# I installed Windows with VMD disabled so as to see SSDs. Will this lead to problems?



## jamieboo (Mar 30, 2022)

Hello folks

So I finally built my new system and started installing windows from USB, but when asked where I wanted to install Windows, the option box was empty. I had a Samsung 980 Pro installed but the installation process was not detecting it. It just said "We couldn't find any drives. To get a storage driver, click Load driver" and clicking Load Driver was a dead end.
A bit of googling revealed that maybe if I disabled something called 'VMD' then maybe my drive would show up. So I disabled VMD in bios, tried the installation process again and, sure enough, this time my drive showed up and I could continue with the installation.
All good.
Then I noticed that I couldn't subsequently install Intel Rapid Storage Technology. Not a biggie but it just made me think something might be amiss.
Then someone on Linus Tech forum said I should've kept VMD enabled, but had some Intel RST driver packages also present on the bootable USB, and then pointed to them when the "Load driver" option appeared.
Now I'm concerned that by disabling VMD - which I cannot now re-enable - I've installed Windows in some kind of imperfect state, especially because the guy on LTT said that VMD even enhances NVME performance.
What do you think?
I haven't added much beyond Windows. Do you think I should reinstall, but this time follow the method that lets me do it with VMD enabled?

Thanks


----------



## Nico5 (Mar 30, 2022)

you may find some interesting discussion and info in this thread:






Intel VMD or just plain NVMe?


I have a laptop with i7 11th Gen CPU. I can either turn on Intel VMD and use the VMD driver from Intel (part of IRST) for my two SSDs - with no RAID, I am not interested in setting up RAID, or I can disable Intel VMD and run standard NVMe drivers (or Samsung NVMe for my one Samsung SSD). Does...




www.elevenforum.com


----------



## Pictus (Mar 31, 2022)

You should not install Intel RST and do not need VMD.


----------



## jamieboo (Mar 31, 2022)

Nico5 said:


> you may find some interesting discussion and info in this thread:
> 
> 
> 
> ...


Thanks Nico5. Yeah, I'd already come across that page. So it _seems_ there is no performance difference between VMD enabled/disabled.



Pictus said:


> You should not install Intel RST and do not need VMD.


Thanks Pictus - that's reassuring to hear! I don't want to mess up my foundation!

I guess I was just a bit concerned because VMD is new tech that is apparently related to how the CPU talks to storage.
There's a lot of stuff that definitely does not relate to me - eg.
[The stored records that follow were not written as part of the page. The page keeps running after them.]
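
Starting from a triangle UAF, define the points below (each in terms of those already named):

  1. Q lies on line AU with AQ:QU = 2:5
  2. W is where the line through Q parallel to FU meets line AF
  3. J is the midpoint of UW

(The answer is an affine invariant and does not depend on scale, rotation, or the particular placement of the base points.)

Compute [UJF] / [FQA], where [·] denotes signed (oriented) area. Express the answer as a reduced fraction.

Assign U = (0, 0), A = (1, 0), F = (0, 1) — the answer is frame-independent, so this choice is without loss of generality.
1. Q lies on line AU with AQ:QU = 2:5 ⇒ Q = (5/7, 0)
2. W is where the line through Q parallel to FU meets line AF ⇒ W = (5/7, 2/7)
3. J is the midpoint of UW ⇒ J = (5/14, 1/7)
2·[UJF] = 5/14, 2·[FQA] = 2/7
[UJF]:[FQA] = 5/14:2/7 = 5/4

[UJF]:[FQA] = 5/4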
Raid enabling, hot-swapping, LED control, and other 'data centre' benefits - but I was a bit concerned about supposed CPU communication advantages.
And someone said that if you disable VMD then an NVMe using the CPU PCIe lanes might somehow switch to using the less efficient chipset lanes instead. Is this possible? Is there anyway to test/verify which PCIe lanes are being used?

I guess I just want to be as sure as possible that I'm not laying a foundation and omitting things that I might regret in future.
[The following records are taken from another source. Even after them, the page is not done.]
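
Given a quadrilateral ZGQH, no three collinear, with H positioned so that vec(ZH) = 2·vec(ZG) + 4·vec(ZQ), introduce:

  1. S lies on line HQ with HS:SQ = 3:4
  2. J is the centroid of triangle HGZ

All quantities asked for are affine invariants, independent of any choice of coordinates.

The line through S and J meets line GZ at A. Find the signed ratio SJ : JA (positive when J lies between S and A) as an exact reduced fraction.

SJ:JA = 29/28

Assign Z = (0, 0), G = (1, 0), Q = (0, 1), H = (2, 4) — the answer is frame-independent, so this choice is without loss of generality.
1. S lies on line HQ with HS:SQ = 3:4 ⇒ S = (8/7, 19/7)
2. J is the centroid of triangle HGZ ⇒ J = (1, 4/3)
line SJ meets GZ at A = (25/29, 0)
J = S + t·(A−S) with t = 29/57, so SJ:JA = 29/57:28/57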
**Here's some blurb about the benefits of VMD. It seems to relate extensively to Xeon build, but might relate to any modern Intel CPU? It mentions the processes bypass something called a Hypervisor and so is therefore more efficient. Or something.
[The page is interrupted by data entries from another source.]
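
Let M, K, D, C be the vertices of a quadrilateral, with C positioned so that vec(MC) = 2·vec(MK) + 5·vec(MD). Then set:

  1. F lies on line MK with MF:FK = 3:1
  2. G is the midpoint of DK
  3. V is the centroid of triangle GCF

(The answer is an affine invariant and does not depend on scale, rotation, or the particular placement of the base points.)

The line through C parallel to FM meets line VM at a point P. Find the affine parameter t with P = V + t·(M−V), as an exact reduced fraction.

Choose coordinates M = (0, 0), K = (1, 0), D = (0, 1), C = (2, 5).
1. F lies on line MK with MF:FK = 3:1 ⇒ F = (3/4, 0)
2. G is the midpoint of DK ⇒ G = (1/2, 1/2)
3. V is the centroid of triangle GCF ⇒ V = (13/12, 11/6)
through C parallel to FM: direction (-3/4, 0); meets VM at P = (65/22, 5)
P = V + t·(M−V) with t = -19/11

t = -19/11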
https://www.intel.com/content/dam/www/central-libraries/us/en/documents/volume-management-device-direct-assign-brief.pdf


----------



## Pictus (Mar 31, 2022)

You are welcome.
Not possible, the lanes are physically defined by the M.2 slot wiring.
If it is connected *direct *to the CPU, will not magically change to the chipset or vice-versa.
I think in the past with motherboards with PLX chips we had a case of a slot that could
be assigned to CPU or chipset, but the connection always passed through the PLX chip.

The less you install, better it is... Driver or software...
Stuff you do not use like WiFi, onboard sound, etc, should be disabled in the BIOS.


----------